JudyGemstone · 03/03/2020 23:07

I also used to find it hard to get worked up and about trans women using women's toilets - then I really thought about the reality of what we stood to lose.

Like a pp said, it's the crime stats that made me stop and think what the fuck. Recording crimes based on self ID is ridiculous and makes the whole thing utterly meaningless.

JudyGemstone · 03/03/2020 23:08

The last few weeks have felt like the tide is slowly turning though - hope it continues!

Goosefoot · 03/03/2020 23:10

I also think it's easy to imagine that all or most nice liberal lefty types have good, well thought out reasons for the other causes they support, because they seem to be causes we agree with. But there are a lot of people, if you dig down, you realise their reasons are shallow, or don't make sense, or are outright bad and wrong. Even when people agree with the "right" things it can be for poor reasons, so no wonder when they add something that really is poorly thought out to that list.

smithsinarazz · 03/03/2020 23:17

Gosh, what a good and thoughtful conversation.
I've said it before, but my theory is that many young women are as crap at feminism as I was at their age. I was too busy trying to ingratiate myself with males, for fairly obvious evolutionary reasons. And, since it's instinctive rather than logical, that applies whatever the males in question are wearing.

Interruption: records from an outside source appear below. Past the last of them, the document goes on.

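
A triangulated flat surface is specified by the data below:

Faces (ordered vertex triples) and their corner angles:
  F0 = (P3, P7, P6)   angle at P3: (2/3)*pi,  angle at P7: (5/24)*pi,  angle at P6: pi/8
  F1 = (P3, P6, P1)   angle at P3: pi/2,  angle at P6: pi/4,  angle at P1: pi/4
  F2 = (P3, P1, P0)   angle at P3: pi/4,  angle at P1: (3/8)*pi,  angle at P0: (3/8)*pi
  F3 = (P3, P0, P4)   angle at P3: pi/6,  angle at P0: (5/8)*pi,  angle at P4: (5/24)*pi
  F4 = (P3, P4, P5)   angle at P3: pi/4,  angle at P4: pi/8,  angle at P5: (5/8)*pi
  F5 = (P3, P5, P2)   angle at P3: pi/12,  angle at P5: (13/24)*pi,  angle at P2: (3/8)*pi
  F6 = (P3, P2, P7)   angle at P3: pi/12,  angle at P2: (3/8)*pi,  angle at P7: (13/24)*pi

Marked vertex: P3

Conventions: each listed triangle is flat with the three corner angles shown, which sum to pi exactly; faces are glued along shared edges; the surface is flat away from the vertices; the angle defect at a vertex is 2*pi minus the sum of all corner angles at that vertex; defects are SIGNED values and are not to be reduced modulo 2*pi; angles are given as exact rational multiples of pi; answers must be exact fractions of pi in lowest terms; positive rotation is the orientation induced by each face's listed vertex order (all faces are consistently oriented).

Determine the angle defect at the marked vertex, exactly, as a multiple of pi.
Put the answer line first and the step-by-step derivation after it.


Answer: defect(P3) = 0

Sum of corner angles at P3: 2*pi
defect = 2*pi - 2*pi


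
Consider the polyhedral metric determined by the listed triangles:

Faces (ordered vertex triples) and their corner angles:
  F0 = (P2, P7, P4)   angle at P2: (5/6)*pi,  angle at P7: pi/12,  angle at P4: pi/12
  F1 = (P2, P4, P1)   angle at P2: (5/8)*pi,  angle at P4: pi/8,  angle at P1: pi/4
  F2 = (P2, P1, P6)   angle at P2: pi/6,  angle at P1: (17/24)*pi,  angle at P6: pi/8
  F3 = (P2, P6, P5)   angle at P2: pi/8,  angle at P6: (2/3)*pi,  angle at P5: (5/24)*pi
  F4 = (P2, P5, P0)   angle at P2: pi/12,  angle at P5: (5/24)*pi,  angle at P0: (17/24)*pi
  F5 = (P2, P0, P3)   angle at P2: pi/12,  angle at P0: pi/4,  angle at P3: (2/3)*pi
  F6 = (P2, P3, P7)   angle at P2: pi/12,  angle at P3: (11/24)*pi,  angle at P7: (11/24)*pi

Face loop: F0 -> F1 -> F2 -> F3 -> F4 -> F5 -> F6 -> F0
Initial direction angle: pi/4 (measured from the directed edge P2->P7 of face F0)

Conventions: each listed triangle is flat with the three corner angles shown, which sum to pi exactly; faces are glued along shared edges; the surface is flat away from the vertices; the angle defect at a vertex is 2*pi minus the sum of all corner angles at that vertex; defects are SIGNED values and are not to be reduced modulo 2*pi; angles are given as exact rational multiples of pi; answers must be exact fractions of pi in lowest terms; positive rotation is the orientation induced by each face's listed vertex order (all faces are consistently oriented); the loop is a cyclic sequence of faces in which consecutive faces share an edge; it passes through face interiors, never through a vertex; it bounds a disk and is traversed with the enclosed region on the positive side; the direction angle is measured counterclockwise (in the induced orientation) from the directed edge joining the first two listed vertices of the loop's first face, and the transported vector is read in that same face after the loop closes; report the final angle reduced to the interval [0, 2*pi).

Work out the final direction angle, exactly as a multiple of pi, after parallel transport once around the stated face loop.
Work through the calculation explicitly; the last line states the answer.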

TheBewildernessisWeetabix · 04/03/2020 00:19

I think this is a case where "patriarchy in action" is shorthand for an example of the cultural conditioning we all experience from the time we are born and desperately need to unpack.

TheBewildernessisWeetabix · 04/03/2020 00:21

Someone said to me the other day that it must be true becasue doctors and the medical proffession go along with

That is the point where they need to be reminded that the inventor of the lobotomy received the Nobel Prize in medicine.

BaolFan · 04/03/2020 06:18

There is also some real discomfort in hearing and agreeing with arguments from sources where you would normally passionately disagree.

At first it was easy to fall back on the old trope that even a stopped clock is correct twice daily, but this is rather dismissive.

There's a wider issue here around free speech which has forced me to have to confront some of my own prejudices around it being fine to silence and no-platform people that I don't agree with, but it not being OK to do it to GC women when they are trying to self-organise.

It's made me realise that there are going to be times when I'm going to have to listen to people who believe things that I strongly disagree with, but that this is an essential price of a society where information and ideas can flow freely.

Mevv85 · 04/03/2020 07:49

“Several are perfectly nice, but all, in my experience, present as entirely male - and I don't mean their looks or sound or mannerisms, either. I mean the way they interact, and the social space they feel entitled to command. As well as the dismissive disinterest in what women feel, need or want, when those feelings, needs or wants contradict their own.” @wellbehavedwomen

Doesn’t a point like this just stereotype performative gender traits into binary categories. A man does this, a women does this, etc. It’s not entirely gender critical and reinforces current systems.

One might think that, in actuality, saying something like this is just a way of being mean to trans people.